La casa de todos. Escritor de cuentos infantiles de España. Cuento ecológico o de la naturaleza.

   En cierta ocasión un grupo de jóvenes hicieron una excursión al bosque y después de comer, cuando ya se iban a marchar a casa, cuál no sería su sorpresa, que un pino les dijo:
__  ¿Quién ha tirado esa botella?
   Todos se quedaron asombrados y callados, y en espera que contestara quien la había arrojado, al no hacerlo, el pino lo señaló con sus ramas y le dijo:

__  Tú has sido.
   Sus amigos lo miraron sorprendidos y el joven se disculpó diciendo:
__  Sí. Yo he sido, quizás no debí de hacerlo…pero bueno, es una simple botella de plástico.
__  Una simple botella –replicó el pino- que unida a otras botellas, papeles, botes, bolsas y desperdicios, si todos hiciéramos igual, el bosque sería una pocilga.
__  Lleva razón, señor pino –le respondió uno de los jóvenes-. Muchos pocos hacen un mucho.
   Cuando, ya de regreso a casa, cruzaron un riachuelo, éste le dijo a los jóvenes:
__  ¿Quién ha arrojado este bote a mis aguas?

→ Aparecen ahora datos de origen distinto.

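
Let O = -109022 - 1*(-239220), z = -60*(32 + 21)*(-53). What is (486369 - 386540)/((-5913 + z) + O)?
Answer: 99829/292825 ≈ 0.34092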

   Todos callaron de nuevo, pero en seguida uno de ellos dijo:
__  El domingo pasado yo arrojé un bote de refresco. No debí de hacerlo, desde luego, pero…
   Y el río murmuró:
__  Si todos hicieran igual, yo sería un lodazal.
   Siguieron caminando se regreso a casa y al pasar cerca del mar éste les dijo:
__  ¿Quién ha enterrado en la playa estas mondaduras de naranja y esta bolsa de plástico?
   Nadie contestó, pero como insistiera preguntando el mar, uno de ellos dijo:
__  Yo lo he hecho alguna vez.
__  Yo enterré una vez en la arena –dijo otro- las peladuras de un melocotón.
__  Peladuras de naranja, melocotón, bolsas de plástico –replicó el mar- si todos hicierais igual, la playa sería un basurero.
   Finalmente, cuando llegaron a la ciudad, al pasar por la Plaza Mayor, dijo un gorrión que estaba en la rama de un arbusto:
__  ¿Quién ha arrojado ese papel al suelo?
__  ¿Ése? – preguntó un joven-, pero si es un papel muy pequeño.
__  Da igual –replicó el gorrión- quien arroja un papel pequeño es capaz de arrojar otro mayor.
   Escuchó la conversación un gato que andaba por allí y le dijo a los jóvenes:
__  El mundo es la gran casa de todos. La sala de estar son las ciudades; el jardín de la casa  son las selvas y los bosques y el baño son los ríos y el mar. Si cada uno de nosotros cuidamos el lugar donde estamos, todo el mundo estará limpio y será un lugar agradable para vivir.